We might imagine the rats thinking, “I bet the next lever press will get me a pellet. . . . I’ve just been getting unlucky . . . I’m due.” Actually, we don’t even have to imagine this. We can hear it if we listen to what people say while they play slot machines. Slot machines operate on a variable-payoff system. It’s no wonder that, despite those machines being among the worst bets in the casino, the banks of slots in a casino are packed. In the end, our rat brains dominate.
If this all doesn’t seem difficult enough, outcomes are rarely all skill or all luck. Even when we make the most egregious mistakes and get appropriately negative outcomes, luck plays a role. For every drunk driver who swerves into a ditch and flips his car, there are several who swerve harmlessly across multilane highways. It might feel like the drunk driver in the ditch deserved that outcome, but the luck of the road conditions and presence or absence of other drivers also played a role. When we do everything right, like drive through a green light perfectly sober and live to tell the tale, there is also an element of luck. No one else simultaneously ran a red light and hit us. There wasn’t a patch of ice on the road to make us lose control of our vehicle. We didn’t run over a piece of debris and blow a tire.

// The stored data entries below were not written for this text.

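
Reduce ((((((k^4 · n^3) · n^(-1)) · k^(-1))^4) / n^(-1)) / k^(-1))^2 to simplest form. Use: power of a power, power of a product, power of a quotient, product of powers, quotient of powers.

k^26n^18

((((((k^4 · n^3) · n^(-1)) · k^(-1))^4) / n^(-1)) / k^(-1))^2
= ((((((k^4 · n^3) · n^(-1)) · k^(-1))^4) / n^(-1))^2) / ((k^(-1))^2)    [power of a quotient]
= ((((((k^4 · n^3) · n^(-1)) · k^(-1))^4)^2) / ((n^(-1))^2)) / ((k^(-1))^2)    [power of a quotient]
= (((((k^4 · n^3) · n^(-1)) · k^(-1))^8) / ((n^(-1))^2)) / ((k^(-1))^2)    [power of a power]
= (((((k^4 · n^3) · n^(-1))^8) · ((k^(-1))^8)) / ((n^(-1))^2)) / ((k^(-1))^2)    [power of a product]
= (((((k^4 · n^3)^8) · ((n^(-1))^8)) · ((k^(-1))^8)) / ((n^(-1))^2)) / ((k^(-1))^2)    [power of a product]
= ((((((k^4)^8) · ((n^3)^8)) · ((n^(-1))^8)) · ((k^(-1))^8)) / ((n^(-1))^2)) / ((k^(-1))^2)    [power of a product]
= ((((k^32 · ((n^3)^8)) · ((n^(-1))^8)) · ((k^(-1))^8)) / ((n^(-1))^2)) / ((k^(-1))^2)    [power of a power]
= ((((k^32 · n^24) · ((n^(-1))^8)) · ((k^(-1))^8)) / ((n^(-1))^2)) / ((k^(-1))^2)    [power of a power]
= ((((k^32 · n^24) · n^(-8)) · ((k^(-1))^8)) / ((n^(-1))^2)) / ((k^(-1))^2)    [power of a power]
= ((((k^32 · n^24) · n^(-8)) · k^(-8)) / ((n^(-1))^2)) / ((k^(-1))^2)    [power of a power]
= ((((k^32 · n^24) · n^(-8)) · k^(-8)) / n^(-2)) / ((k^(-1))^2)    [power of a power]
= ((((k^32 · n^24) · n^(-8)) · k^(-8)) / n^(-2)) / k^(-2)    [power of a power]
= k^26n^18    [quotient of powers; product of powers]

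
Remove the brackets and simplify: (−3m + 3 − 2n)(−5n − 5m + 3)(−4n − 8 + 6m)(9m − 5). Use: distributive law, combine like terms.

(−3m + 3 − 2n)(−5n − 5m + 3)(−4n − 8 + 6m)(9m − 5)
= (15mn + 15m² − 9m − 15n − 15m + 9 + 10n² + 10mn − 6n)(−4n − 8 + 6m)(9m − 5)    [distributive law]
= (25mn + 15m² − 24m − 21n + 9 + 10n²)(−4n − 8 + 6m)(9m − 5)    [combine like terms]
= (−100mn² − 200mn + 150m²n − 60m²n − 120m² + 90m³ + 96mn + 192m − 144m² + 84n² + 168n − 126mn − 36n − 72 + 54m − 40n³ − 80n² + 60mn²)(9m − 5)    [distributive law]
= (−40mn² − 230mn + 90m²n − 264m² + 90m³ + 246m + 4n² + 132n − 72 − 40n³)(9m − 5)    [combine like terms]
= −360m²n² + 200mn² − 2070m²n + 1150mn + 810m³n − 450m²n − 2376m³ + 1320m² + 810m⁴ − 450m³ + 2214m² − 1230m + 36mn² − 20n² + 1188mn − 660n − 648m + 360 − 360mn³ + 200n³    [distributive law]
= −360m²n² + 236mn² − 2520m²n + 2338mn + 810m³n − 2826m³ + 3534m² + 810m⁴ − 1878m − 20n² − 660n + 360 − 360mn³ + 200n³    [combine like terms]

−360m²n² + 236mn² − 2520m²n + 2338mn + 810m³n − 2826m³ + 3534m² + 810m⁴ − 1878m − 20n² − 660n + 360 − 360mn³ + 200n³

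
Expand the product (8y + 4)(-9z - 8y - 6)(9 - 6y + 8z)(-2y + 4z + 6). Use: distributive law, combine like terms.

1280y^2z - 7168yz^2 - 7704yz + 1696y^3z + 832y^2z^2 - 2304yz^3 + 2496y^3 + 576y^2 - 768y^4 - 3024y - 3792z^2 - 3960z - 1152z^3 - 1296

(8y + 4)(-9z - 8y - 6)(9 - 6y + 8z)(-2y + 4z + 6)
= (-72yz - 64y^2 - 48y - 36z - 32y - 24)(9 - 6y + 8z)(-2y + 4z + 6)    [distributive law]
= (-72yz - 64y^2 - 80y - 36z - 24)(9 - 6y + 8z)(-2y + 4z + 6)    [combine like terms]
= (-648yz + 432y^2z - 576yz^2 - 576y^2 + 384y^3 - 512y^2z - 720y + 480y^2 - 640yz - 324z + 216yz - 288z^2 - 216 + 144y - 192z)(-2y + 4z + 6)    [distributive law]
= (-1072yz - 80y^2z - 576yz^2 - 96y^2 + 384y^3 - 576y - 516z - 288z^2 - 216)(-2y + 4z + 6)    [combine like terms]
= 2144y^2z - 4288yz^2 - 6432yz + 160y^3z - 320y^2z^2 - 480y^2z + 1152y^2z^2 - 2304yz^3 - 3456yz^2 + 192y^3 - 384y^2z - 576y^2 - 768y^4 + 1536y^3z + 2304y^3 + 1152y^2 - 2304yz - 3456y + 1032yz - 2064z^2 - 3096z + 576yz^2 - 1152z^3 - 1728z^2 + 432y - 864z - 1296    [distributive law]
= 1280y^2z - 7168yz^2 - 7704yz + 1696y^3z + 832y^2z^2 - 2304yz^3 + 2496y^3 + 576y^2 - 768y^4 - 3024y - 3792z^2 - 3960z - 1152z^3 - 1296    [combine like terms]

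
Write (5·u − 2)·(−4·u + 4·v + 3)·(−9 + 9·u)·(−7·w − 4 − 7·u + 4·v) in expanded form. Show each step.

−2709·u^2·w + 279·u^2 − 1989·u^3 + 2592·u^2·v + 1260·u^3·w + 1260·u^4 − 1980·u^3·v + 1764·u·v·w − 540·u·v − 1008·u·v^2 − 1260·u^2·v·w + 720·u^2·v^2 + 1827·u·w + 666·u − 504·v·w − 72·v + 288·v^2 − 378·w − 216

(5·u − 2)·(−4·u + 4·v + 3)·(−9 + 9·u)·(−7·w − 4 − 7·u + 4·v)
= (−20·u^2 + 20·u·v + 15·u + 8·u − 8·v − 6)·(−9 + 9·u)·(−7·w − 4 − 7·u + 4·v)    [distributive law]
= (−20·u^2 + 20·u·v + 23·u − 8·v − 6)·(−9 + 9·u)·(−7·w − 4 − 7·u + 4·v)    [combine like terms]
= (180·u^2 − 180·u^3 − 180·u·v + 180·u^2·v − 207·u + 207·u^2 + 72·v − 72·u·v + 54 − 54·u)·(−7·w − 4 − 7·u + 4·v)    [distributive law]
= (387·u^2 − 180·u^3 − 252·u·v + 180·u^2·v − 261·u + 72·v + 54)·(−7·w − 4 − 7·u + 4·v)    [combine like terms]
= −2709·u^2·w − 1548·u^2 − 2709·u^3 + 1548·u^2·v + 1260·u^3·w + 720·u^3 + 1260·u^4 − 720·u^3·v + 1764·u·v·w + 1008·u·v + 1764·u^2·v − 1008·u·v^2 − 1260·u^2·v·w − 720·u^2·v − 1260·u^3·v + 720·u^2·v^2 + 1827·u·w + 1044·u + 1827·u^2 − 1044·u·v − 504·v·w − 288·v − 504·u·v + 288·v^2 − 378·w − 216 − 378·u + 216·v    [distributive law]
= −2709·u^2·w + 279·u^2 − 1989·u^3 + 2592·u^2·v + 1260·u^3·w + 1260·u^4 − 1980·u^3·v + 1764·u·v·w − 540·u·v − 1008·u·v^2 − 1260·u^2·v·w + 720·u^2·v^2 + 1827·u·w + 666·u − 504·v·w − 72·v + 288·v^2 − 378·w − 216    [combine like terms]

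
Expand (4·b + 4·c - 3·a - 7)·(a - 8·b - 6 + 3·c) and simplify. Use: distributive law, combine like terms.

28·a·b - 32·b² + 32·b - 20·b·c - 5·a·c - 45·c + 12·c² - 3·a² + 11·a + 42

(4·b + 4·c - 3·a - 7)·(a - 8·b - 6 + 3·c)
= 4·a·b - 32·b² - 24·b + 12·b·c + 4·a·c - 32·b·c - 24·c + 12·c² - 3·a² + 24·a·b + 18·a - 9·a·c - 7·a + 56·b + 42 - 21·c    [distributive law]
= 28·a·b - 32·b² + 32·b - 20·b·c - 5·a·c - 45·c + 12·c² - 3·a² + 11·a + 42    [combine like terms]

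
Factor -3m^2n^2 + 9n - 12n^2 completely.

-3m^2n^2 + 9n - 12n^2
= 3(-m^2n^2 + 3n - 4n^2)    [factor out 3]
= 3n(-m^2n + 3 - 4n)    [factor out n]

3n(-m^2n + 3 - 4n)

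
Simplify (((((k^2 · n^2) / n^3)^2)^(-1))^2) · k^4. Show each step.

k^(-4)n^4

(((((k^2 · n^2) / n^3)^2)^(-1))^2) · k^4
= ((((k^2 · n^2) / n^3)^2)^(-2)) · k^4    [power of a power]
= (((k^2 · n^2) / n^3)^(-4)) · k^4    [power of a power]
= (((k^2 · n^2)^(-4)) / ((n^3)^(-4))) · k^4    [power of a quotient]
= ((((k^2)^(-4)) · ((n^2)^(-4))) / ((n^3)^(-4))) · k^4    [power of a product]
= ((k^(-8) · ((n^2)^(-4))) / ((n^3)^(-4))) · k^4    [power of a power]
= ((k^(-8) · n^(-8)) / ((n^3)^(-4))) · k^4    [power of a power]
= ((k^(-8) · n^(-8)) / n^(-12)) · k^4    [power of a power]
= k^(-4)n^4    [quotient of powers; product of powers]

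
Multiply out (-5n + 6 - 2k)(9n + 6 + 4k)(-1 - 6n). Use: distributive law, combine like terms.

-99n^2 + 270n^3 - 240n - 34kn + 228kn^2 - 36 - 12k + 8k^2 + 48k^2n

(-5n + 6 - 2k)(9n + 6 + 4k)(-1 - 6n)
= (-45n^2 - 30n - 20kn + 54n + 36 + 24k - 18kn - 12k - 8k^2)(-1 - 6n)    [distributive law]
= (-45n^2 + 24n - 38kn + 36 + 12k - 8k^2)(-1 - 6n)    [combine like terms]
= 45n^2 + 270n^3 - 24n - 144n^2 + 38kn + 228kn^2 - 36 - 216n - 12k - 72kn + 8k^2 + 48k^2n    [distributive law]
= -99n^2 + 270n^3 - 240n - 34kn + 228kn^2 - 36 - 12k + 8k^2 + 48k^2n    [combine like terms]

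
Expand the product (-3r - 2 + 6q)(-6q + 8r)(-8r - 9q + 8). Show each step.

(-3r - 2 + 6q)(-6q + 8r)(-8r - 9q + 8)
= (18qr - 24r² + 12q - 16r - 36q² + 48qr)(-8r - 9q + 8)    [distributive law]
= (66qr - 24r² + 12q - 16r - 36q²)(-8r - 9q + 8)    [combine like terms]
= -528qr² - 594q²r + 528qr + 192r³ + 216qr² - 192r² - 96qr - 108q² + 96q + 128r² + 144qr - 128r + 288q²r + 324q³ - 288q²    [distributive law]
= -312qr² - 306q²r + 576qr + 192r³ - 64r² - 396q² + 96q - 128r + 324q³    [combine like terms]

-312qr² - 306q²r + 576qr + 192r³ - 64r² - 396q² + 96q - 128r + 324q³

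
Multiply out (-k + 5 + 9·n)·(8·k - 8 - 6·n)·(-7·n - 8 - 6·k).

(-k + 5 + 9·n)·(8·k - 8 - 6·n)·(-7·n - 8 - 6·k)
= (-8·k^2 + 8·k + 6·k·n + 40·k - 40 - 30·n + 72·k·n - 72·n - 54·n^2)·(-7·n - 8 - 6·k)    [distributive law]
= (-8·k^2 + 48·k + 78·k·n - 40 - 102·n - 54·n^2)·(-7·n - 8 - 6·k)    [combine like terms]
= 56·k^2·n + 64·k^2 + 48·k^3 - 336·k·n - 384·k - 288·k^2 - 546·k·n^2 - 624·k·n - 468·k^2·n + 280·n + 320 + 240·k + 714·n^2 + 816·n + 612·k·n + 378·n^3 + 432·n^2 + 324·k·n^2    [distributive law]
= -412·k^2·n - 224·k^2 + 48·k^3 - 348·k·n - 144·k - 222·k·n^2 + 1096·n + 320 + 1146·n^2 + 378·n^3    [combine like terms]

-412·k^2·n - 224·k^2 + 48·k^3 - 348·k·n - 144·k - 222·k·n^2 + 1096·n + 320 + 1146·n^2 + 378·n^3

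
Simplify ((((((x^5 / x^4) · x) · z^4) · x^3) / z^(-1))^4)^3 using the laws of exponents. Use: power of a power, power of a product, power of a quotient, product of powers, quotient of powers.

((((((x^5 / x^4) · x) · z^4) · x^3) / z^(-1))^4)^3
= (((((x^5 / x^4) · x) · z^4) · x^3) / z^(-1))^12    [power of a power]
= (((((x^5 / x^4) · x) · z^4) · x^3)^12) / ((z^(-1))^12)    [power of a quotient]
= (((((x^5 / x^4) · x) · z^4)^12) · ((x^3)^12)) / ((z^(-1))^12)    [power of a product]
= (((((x^5 / x^4) · x)^12) · ((z^4)^12)) · ((x^3)^12)) / ((z^(-1))^12)    [power of a product]
= (((((x^5 / x^4)^12) · (x^12)) · ((z^4)^12)) · ((x^3)^12)) / ((z^(-1))^12)    [power of a product]
= ((((((x^5)^12) / ((x^4)^12)) · (x^12)) · ((z^4)^12)) · ((x^3)^12)) / ((z^(-1))^12)    [power of a quotient]
= ((((x^60 / ((x^4)^12)) · (x^12)) · ((z^4)^12)) · ((x^3)^12)) / ((z^(-1))^12)    [power of a power]
= ((((x^60 / x^48) · (x^12)) · ((z^4)^12)) · ((x^3)^12)) / ((z^(-1))^12)    [power of a power]
= (((x^12 · (x^12)) · ((z^4)^12)) · ((x^3)^12)) / ((z^(-1))^12)    [quotient of powers]
= ((x^24 · ((z^4)^12)) · ((x^3)^12)) / ((z^(-1))^12)    [product of powers]
= ((x^24 · z^48) · ((x^3)^12)) / ((z^(-1))^12)    [power of a power]
= ((x^24 · z^48) · x^36) / ((z^(-1))^12)    [power of a power]
= ((x^24 · z^48) · x^36) / z^(-12)    [power of a power]
= x^60·z^60    [quotient of powers; product of powers]

x^60·z^60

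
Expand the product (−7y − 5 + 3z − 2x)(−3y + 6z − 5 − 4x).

(−7y − 5 + 3z − 2x)(−3y + 6z − 5 − 4x)
= 21y^2 − 42yz + 35y + 28xy + 15y − 30z + 25 + 20x − 9yz + 18z^2 − 15z − 12xz + 6xy − 12xz + 10x + 8x^2    [distributive law]
= 21y^2 − 51yz + 50y + 34xy − 45z + 25 + 30x + 18z^2 − 24xz + 8x^2    [combine like terms]

21y^2 − 51yz + 50y + 34xy − 45z + 25 + 30x + 18z^2 − 24xz + 8x^2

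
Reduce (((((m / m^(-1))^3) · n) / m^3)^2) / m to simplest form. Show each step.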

When we field our outcomes as the future unfolds, we always run into this problem: the way things turn out could be the result of our decisions, luck, or some combination of the two. Just as we are almost never 100% wrong or right, outcomes are almost never 100% due to luck or skill. Learning from experience doesn’t offer us the orderliness of chess or, for that matter, folding and sorting laundry. Getting insight into the way uncertainty trips us up, whether the errors we make are patterned (hint: they are) and what motivates those errors, should give us clues for figuring out achievable strategies to calibrate the bets we make on our outcomes.